If the medical field fails to help you bear a baby, our family will have many religious and homemade solutions which can leave any man of science gasping in astonishment. And once you have the miracle baby, it is time for you to step into your parents’ shoes and continue the nostalgic lifelong saga of Kudumbam.
Indian parents and their way of parenting are famous worldwide thanks to the trolls and memes on social media. While we all watch it and laugh our guts out, how many of us are brave enough to acknowledge that maybe what our parents are doing is not right? Is it right for your parents to influence your decisions, from your education to your marriage to your children’s marriage? Are they wrong in asking for this privilege? After all, they sacrificed a lot to raise us. Quite a confusing dilemma.
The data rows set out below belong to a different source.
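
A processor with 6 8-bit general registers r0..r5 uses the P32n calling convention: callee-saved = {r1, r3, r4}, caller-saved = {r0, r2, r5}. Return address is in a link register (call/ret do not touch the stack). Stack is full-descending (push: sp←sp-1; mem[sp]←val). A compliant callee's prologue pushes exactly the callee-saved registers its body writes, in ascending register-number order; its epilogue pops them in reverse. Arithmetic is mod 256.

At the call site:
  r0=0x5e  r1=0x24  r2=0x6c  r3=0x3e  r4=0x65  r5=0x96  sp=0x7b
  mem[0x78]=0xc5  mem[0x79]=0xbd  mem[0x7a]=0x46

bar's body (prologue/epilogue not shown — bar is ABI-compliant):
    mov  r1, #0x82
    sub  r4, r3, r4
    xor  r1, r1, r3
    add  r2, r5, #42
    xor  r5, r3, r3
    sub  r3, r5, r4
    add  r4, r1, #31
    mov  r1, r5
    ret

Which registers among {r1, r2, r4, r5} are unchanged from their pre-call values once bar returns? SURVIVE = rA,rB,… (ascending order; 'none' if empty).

prologue: push r1 -> mem[0x7a]=0x24, sp=0x7a
prologue: push r3 -> mem[0x79]=0x3e, sp=0x79
prologue: push r4 -> mem[0x78]=0x65, sp=0x78
body[0] mov  r1, #0x82 -> r1=0x82
body[1] sub  r4, r3, r4 -> r4=0xd9
body[2] xor  r1, r1, r3 -> r1=0xbc
body[3] add  r2, r5, #42 -> r2=0xc0
body[4] xor  r5, r3, r3 -> r5=0x00
body[5] sub  r3, r5, r4 -> r3=0x27
body[6] add  r4, r1, #31 -> r4=0xdb
body[7] mov  r1, r5 -> r1=0x00
epilogue: pop r4=0x65, sp=0x79
epilogue: pop r3=0x3e, sp=0x7a
epilogue: pop r1=0x24, sp=0x7b
r1: callee-saved, written=True
r2: caller-saved, written=True
r4: callee-saved, written=True
r5: caller-saved, written=True

SURVIVE = r1,r4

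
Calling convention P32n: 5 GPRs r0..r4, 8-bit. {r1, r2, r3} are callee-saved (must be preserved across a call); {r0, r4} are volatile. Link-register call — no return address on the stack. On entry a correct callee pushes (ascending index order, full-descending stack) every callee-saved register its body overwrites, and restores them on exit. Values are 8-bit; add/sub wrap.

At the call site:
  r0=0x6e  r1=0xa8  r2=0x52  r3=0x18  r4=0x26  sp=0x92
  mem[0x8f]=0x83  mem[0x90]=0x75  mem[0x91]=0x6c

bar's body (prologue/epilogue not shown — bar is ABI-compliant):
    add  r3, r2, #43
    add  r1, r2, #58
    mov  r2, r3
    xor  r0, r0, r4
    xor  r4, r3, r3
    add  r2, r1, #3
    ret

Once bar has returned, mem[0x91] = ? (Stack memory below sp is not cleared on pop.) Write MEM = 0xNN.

MEM = 0xa8

prologue: push r1 -> mem[0x91]=0xa8, sp=0x91
prologue: push r2 -> mem[0x90]=0x52, sp=0x90
prologue: push r3 -> mem[0x8f]=0x18, sp=0x8f
body[0] add  r3, r2, #43 -> r3=0x7d
body[1] add  r1, r2, #58 -> r1=0x8c
body[2] mov  r2, r3 -> r2=0x7d
body[3] xor  r0, r0, r4 -> r0=0x48
body[4] xor  r4, r3, r3 -> r4=0x00
body[5] add  r2, r1, #3 -> r2=0x8f
epilogue: pop r3=0x18, sp=0x90
epilogue: pop r2=0x52, sp=0x91
epilogue: pop r1=0xa8, sp=0x92
prologue pushed ['r1', 'r2', 'r3'] at ['0x91', '0x90', '0x8f']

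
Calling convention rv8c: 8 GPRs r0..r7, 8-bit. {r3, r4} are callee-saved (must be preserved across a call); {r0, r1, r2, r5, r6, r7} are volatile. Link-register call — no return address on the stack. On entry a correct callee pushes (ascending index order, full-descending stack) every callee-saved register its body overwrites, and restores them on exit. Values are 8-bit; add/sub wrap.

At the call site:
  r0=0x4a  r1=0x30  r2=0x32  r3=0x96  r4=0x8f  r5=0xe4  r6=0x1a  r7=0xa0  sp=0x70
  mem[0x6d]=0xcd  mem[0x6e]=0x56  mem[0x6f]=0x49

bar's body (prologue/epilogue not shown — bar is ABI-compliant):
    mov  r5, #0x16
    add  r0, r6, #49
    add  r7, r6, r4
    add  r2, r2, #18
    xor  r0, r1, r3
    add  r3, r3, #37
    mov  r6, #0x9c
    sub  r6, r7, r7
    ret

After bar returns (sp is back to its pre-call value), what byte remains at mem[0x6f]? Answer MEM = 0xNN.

MEM = 0x96

prologue: push r3 -> mem[0x6f]=0x96, sp=0x6f
body[0] mov  r5, #0x16 -> r5=0x16
body[1] add  r0, r6, #49 -> r0=0x4b
body[2] add  r7, r6, r4 -> r7=0xa9
body[3] add  r2, r2, #18 -> r2=0x44
body[4] xor  r0, r1, r3 -> r0=0xa6
body[5] add  r3, r3, #37 -> r3=0xbb
body[6] mov  r6, #0x9c -> r6=0x9c
body[7] sub  r6, r7, r7 -> r6=0x00
epilogue: pop r3=0x96, sp=0x70
prologue pushed ['r3'] at ['0x6f']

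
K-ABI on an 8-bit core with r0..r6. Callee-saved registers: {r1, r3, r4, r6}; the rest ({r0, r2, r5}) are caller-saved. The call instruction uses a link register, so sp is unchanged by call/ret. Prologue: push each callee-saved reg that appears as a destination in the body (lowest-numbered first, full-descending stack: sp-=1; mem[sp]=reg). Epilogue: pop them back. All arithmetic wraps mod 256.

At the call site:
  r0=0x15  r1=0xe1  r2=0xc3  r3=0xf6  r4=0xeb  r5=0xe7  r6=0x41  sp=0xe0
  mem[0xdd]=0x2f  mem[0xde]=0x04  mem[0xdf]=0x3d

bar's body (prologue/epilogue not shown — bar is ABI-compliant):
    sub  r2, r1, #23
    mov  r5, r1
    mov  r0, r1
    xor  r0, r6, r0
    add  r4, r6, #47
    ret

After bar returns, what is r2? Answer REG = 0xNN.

REG = 0xca

prologue: push r4 → mem[0xdf]=0xeb, sp=0xdf
body[0] sub  r2, r1, #23 → r2=0xca
body[1] mov  r5, r1 → r5=0xe1
body[2] mov  r0, r1 → r0=0xe1
body[3] xor  r0, r6, r0 → r0=0xa0
body[4] add  r4, r6, #47 → r4=0x70
epilogue: pop r4=0xeb, sp=0xe0
r2 is caller-saved → body value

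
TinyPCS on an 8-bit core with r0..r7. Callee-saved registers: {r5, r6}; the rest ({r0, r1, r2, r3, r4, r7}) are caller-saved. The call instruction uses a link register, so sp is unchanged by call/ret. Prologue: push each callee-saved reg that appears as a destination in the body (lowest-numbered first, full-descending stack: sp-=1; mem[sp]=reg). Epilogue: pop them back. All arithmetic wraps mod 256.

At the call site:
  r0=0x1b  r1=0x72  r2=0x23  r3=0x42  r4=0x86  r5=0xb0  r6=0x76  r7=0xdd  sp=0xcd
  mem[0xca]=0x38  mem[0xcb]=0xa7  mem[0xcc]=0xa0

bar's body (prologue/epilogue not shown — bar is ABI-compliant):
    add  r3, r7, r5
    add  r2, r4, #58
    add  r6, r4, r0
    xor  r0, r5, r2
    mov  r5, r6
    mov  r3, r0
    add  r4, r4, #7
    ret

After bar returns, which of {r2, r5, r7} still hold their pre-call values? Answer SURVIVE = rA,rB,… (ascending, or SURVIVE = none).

prologue: push r5 → mem[0xcc]=0xb0, sp=0xcc
prologue: push r6 → mem[0xcb]=0x76, sp=0xcb
body[0] add  r3, r7, r5 → r3=0x8d
body[1] add  r2, r4, #58 → r2=0xc0
body[2] add  r6, r4, r0 → r6=0xa1
body[3] xor  r0, r5, r2 → r0=0x70
body[4] mov  r5, r6 → r5=0xa1
body[5] mov  r3, r0 → r3=0x70
body[6] add  r4, r4, #7 → r4=0x8d
epilogue: pop r6=0x76, sp=0xcc
epilogue: pop r5=0xb0, sp=0xcd
r2: caller-saved, written=True
r5: callee-saved, written=True
r7: caller-saved, written=False

SURVIVE = r5,r7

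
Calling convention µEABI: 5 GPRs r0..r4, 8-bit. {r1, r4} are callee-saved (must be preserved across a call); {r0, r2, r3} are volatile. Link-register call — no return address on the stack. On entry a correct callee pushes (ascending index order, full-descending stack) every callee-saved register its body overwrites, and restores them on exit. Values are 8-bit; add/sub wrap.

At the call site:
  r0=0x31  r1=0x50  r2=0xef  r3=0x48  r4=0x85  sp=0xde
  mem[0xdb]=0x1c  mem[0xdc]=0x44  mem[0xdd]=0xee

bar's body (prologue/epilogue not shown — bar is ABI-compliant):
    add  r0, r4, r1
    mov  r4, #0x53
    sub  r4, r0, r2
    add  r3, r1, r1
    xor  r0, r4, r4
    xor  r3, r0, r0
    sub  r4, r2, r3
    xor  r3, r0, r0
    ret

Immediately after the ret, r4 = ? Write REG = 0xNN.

prologue: push r4 → mem[0xdd]=0x85, sp=0xdd
body[0] add  r0, r4, r1 → r0=0xd5
body[1] mov  r4, #0x53 → r4=0x53
body[2] sub  r4, r0, r2 → r4=0xe6
body[3] add  r3, r1, r1 → r3=0xa0
body[4] xor  r0, r4, r4 → r0=0x00
body[5] xor  r3, r0, r0 → r3=0x00
body[6] sub  r4, r2, r3 → r4=0xef
body[7] xor  r3, r0, r0 → r3=0x00
epilogue: pop r4=0x85, sp=0xde
r4 is callee-saved → restored

REG = 0x85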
As a parent, when you are in charge of shaping a human being, it is an essential requirement for you to be informed. When you guide your children, it should not be based on prejudices. Give your children the space to understand themselves, give them information about the various choices available, and try not to make decisions for them. Let them make their own decisions, and maybe they will fail, but surely one day, they will learn to pick themselves up rather than cry out to you for help every time.
We as children should also stop putting our parents on a pedestal. They are normal humans but prone to make mistakes and are sometimes even toxic carriers of stereotypes. It is important for everyone to be not blind and question their parent’s thought process when it seems illogical. Also, normalise going against your family’s wishes if it does not seem right. Creating your path in life is not always a sign of arrogance but rather a sign of self-realisation.